Will 'The Love Guru' and 'Get Smart' avoid box office disaster?


Viacom Inc.'s (NYSE: VIA) Paramount studios, which has scored big at the box office with "Indiana Jones and the Kingdom of the Crystal Skull" and "Iron Man," and Time Warner Inc.'s (NYSE: TWX) Warner Bros, which is behind "Speed Racer," can't win them all. For example, take "The Love Guru" and "Get Smart," which open this weekend.

Reviews for Paramount's "The Love Guru, which stars Mike Myers, are not just scathing, they are acidic.
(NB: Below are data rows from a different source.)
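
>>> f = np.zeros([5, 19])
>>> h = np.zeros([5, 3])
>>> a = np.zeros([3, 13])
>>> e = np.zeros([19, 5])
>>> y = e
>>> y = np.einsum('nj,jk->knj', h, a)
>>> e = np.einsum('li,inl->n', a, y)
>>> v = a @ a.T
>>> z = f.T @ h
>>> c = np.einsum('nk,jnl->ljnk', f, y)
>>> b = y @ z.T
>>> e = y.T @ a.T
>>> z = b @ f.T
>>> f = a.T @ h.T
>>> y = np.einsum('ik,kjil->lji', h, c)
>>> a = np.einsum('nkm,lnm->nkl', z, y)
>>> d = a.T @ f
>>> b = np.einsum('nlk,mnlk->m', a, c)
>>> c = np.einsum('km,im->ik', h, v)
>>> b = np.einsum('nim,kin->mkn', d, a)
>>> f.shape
(13, 5)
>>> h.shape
(5, 3)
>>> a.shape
(13, 5, 19)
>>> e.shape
(3, 5, 3)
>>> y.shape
(19, 13, 5)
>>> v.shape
(3, 3)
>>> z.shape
(13, 5, 5)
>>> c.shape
(3, 5)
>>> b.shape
(5, 13, 19)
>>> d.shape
(19, 5, 5)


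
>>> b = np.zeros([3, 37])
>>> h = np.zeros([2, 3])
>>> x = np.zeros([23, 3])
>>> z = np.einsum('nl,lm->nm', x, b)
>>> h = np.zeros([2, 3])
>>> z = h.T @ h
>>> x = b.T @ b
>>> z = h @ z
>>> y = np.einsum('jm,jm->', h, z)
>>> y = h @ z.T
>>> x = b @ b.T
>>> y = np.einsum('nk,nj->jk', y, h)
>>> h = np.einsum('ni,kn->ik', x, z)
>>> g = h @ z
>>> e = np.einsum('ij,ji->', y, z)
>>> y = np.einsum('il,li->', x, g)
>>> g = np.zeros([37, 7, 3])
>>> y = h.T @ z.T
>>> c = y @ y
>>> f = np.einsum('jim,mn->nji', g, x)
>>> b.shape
(3, 37)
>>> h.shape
(3, 2)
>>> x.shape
(3, 3)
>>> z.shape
(2, 3)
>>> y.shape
(2, 2)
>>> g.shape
(37, 7, 3)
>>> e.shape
()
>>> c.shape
(2, 2)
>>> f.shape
(3, 37, 7)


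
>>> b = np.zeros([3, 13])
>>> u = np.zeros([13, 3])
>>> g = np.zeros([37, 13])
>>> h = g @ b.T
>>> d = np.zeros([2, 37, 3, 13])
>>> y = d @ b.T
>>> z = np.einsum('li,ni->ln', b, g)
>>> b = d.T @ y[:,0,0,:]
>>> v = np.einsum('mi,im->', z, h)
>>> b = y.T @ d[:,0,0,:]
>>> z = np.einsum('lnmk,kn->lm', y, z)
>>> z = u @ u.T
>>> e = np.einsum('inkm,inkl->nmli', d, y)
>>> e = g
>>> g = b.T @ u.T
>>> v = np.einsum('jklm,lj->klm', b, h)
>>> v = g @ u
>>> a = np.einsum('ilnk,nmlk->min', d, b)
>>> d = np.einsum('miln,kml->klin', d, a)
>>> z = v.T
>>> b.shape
(3, 3, 37, 13)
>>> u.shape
(13, 3)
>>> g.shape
(13, 37, 3, 13)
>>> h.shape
(37, 3)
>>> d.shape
(3, 3, 37, 13)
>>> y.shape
(2, 37, 3, 3)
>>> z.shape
(3, 3, 37, 13)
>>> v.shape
(13, 37, 3, 3)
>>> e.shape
(37, 13)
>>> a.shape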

A.O. Scott of the New York Times said, "To say that the movie is not funny is merely to affirm the obvious... No, `The Love Guru' is downright antifunny, an experience that makes you wonder if you will ever laugh again." At the Los Angeles Times, Jan Stewart argued that the movie was filled with "low blows and elephantine misfires." Mike LaSalle of the San Francisco Chronicle is slightly kinder saying, "There are whole sections when watching the movie is like being locked in the mind of a 10-year-old boy."

Critics weren't much kinder to Warner Bros.' "Get Smart," a remake of the popular TV comedy from the 1960s. Newsweek's David Ansen dismissed it as distressingly generic, comments echoed by Claudia Puig of USA Today. To be sure, the movie has its fans, including Roger Ebert, who said Steve Carrell makes an "infectious Maxwell Smart."
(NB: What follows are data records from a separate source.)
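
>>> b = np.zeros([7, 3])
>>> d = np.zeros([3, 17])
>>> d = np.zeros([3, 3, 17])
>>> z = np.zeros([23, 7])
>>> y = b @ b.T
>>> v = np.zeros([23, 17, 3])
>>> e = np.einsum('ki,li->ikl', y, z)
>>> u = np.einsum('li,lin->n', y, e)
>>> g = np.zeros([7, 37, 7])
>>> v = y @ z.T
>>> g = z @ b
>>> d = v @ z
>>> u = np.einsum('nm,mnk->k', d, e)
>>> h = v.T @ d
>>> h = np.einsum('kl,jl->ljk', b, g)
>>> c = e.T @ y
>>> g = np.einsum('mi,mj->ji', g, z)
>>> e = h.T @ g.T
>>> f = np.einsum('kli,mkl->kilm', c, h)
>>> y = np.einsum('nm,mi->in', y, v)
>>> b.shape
(7, 3)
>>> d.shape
(7, 7)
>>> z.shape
(23, 7)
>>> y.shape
(23, 7)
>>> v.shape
(7, 23)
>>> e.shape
(7, 23, 7)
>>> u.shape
(23,)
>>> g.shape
(7, 3)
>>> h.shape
(3, 23, 7)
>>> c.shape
(23, 7, 7)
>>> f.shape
(23, 7, 7, 3)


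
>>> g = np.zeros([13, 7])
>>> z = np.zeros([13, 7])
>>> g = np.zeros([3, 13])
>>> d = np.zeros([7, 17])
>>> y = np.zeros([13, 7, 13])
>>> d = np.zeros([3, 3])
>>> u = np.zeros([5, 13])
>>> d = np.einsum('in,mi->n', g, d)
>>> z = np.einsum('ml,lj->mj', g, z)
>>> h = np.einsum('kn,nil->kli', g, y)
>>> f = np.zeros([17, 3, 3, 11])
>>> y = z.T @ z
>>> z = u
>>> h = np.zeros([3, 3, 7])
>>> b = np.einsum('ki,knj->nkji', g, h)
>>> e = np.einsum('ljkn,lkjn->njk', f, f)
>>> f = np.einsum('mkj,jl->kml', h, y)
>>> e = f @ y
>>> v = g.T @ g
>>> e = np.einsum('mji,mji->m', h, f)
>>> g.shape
(3, 13)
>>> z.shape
(5, 13)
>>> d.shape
(13,)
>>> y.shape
(7, 7)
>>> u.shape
(5, 13)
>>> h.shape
(3, 3, 7)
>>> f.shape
(3, 3, 7)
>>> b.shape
(3, 3, 7, 13)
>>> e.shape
(3,)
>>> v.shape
(13, 13)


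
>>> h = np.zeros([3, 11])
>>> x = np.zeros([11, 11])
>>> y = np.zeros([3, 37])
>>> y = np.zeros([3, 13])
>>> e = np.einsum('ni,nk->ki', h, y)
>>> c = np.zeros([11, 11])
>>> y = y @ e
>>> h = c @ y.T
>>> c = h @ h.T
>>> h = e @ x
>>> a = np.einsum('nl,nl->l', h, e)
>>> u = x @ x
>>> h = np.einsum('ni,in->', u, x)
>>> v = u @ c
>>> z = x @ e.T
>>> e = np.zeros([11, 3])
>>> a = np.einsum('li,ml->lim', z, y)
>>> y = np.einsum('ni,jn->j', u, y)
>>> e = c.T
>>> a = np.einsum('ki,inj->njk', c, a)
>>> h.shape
()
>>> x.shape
(11, 11)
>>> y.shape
(3,)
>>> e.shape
(11, 11)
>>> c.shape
(11, 11)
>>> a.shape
(13, 3, 11)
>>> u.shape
(11, 11)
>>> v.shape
(11, 11)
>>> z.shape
(11, 13)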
Are people tired of Myers' shtick? That's tough to say. His appearance as "The Love Guru" on the "American Idol" finale bombed. Myers' fellow "Saturday Night Live" alum Adam Sandler has made a career out of making movies that are Teflon-coated against critical barbs. Sandler's "You Don't Mess with the Zohan,",though, has gotten some kudos from critics including the New York Times' Scott. Still, the studio probably should have thought twice before giving its okay to the Myers project.

I also question why Time Warner's Warner Bros. gave the green light to "Get Smart." Most of today's moviegoers are too young to remember the classic TV series. I don't think that Get Smart will be as big of a bomb as "Cat Woman," which I sat through with a stunned preview audience, but it certainly won't set the world on fire either.

For media investors the lesson of these movies is simple: you can't always bank on hits. Hollywood, like baseball, is a game about failure. Even the smartest studios occasionally strike out.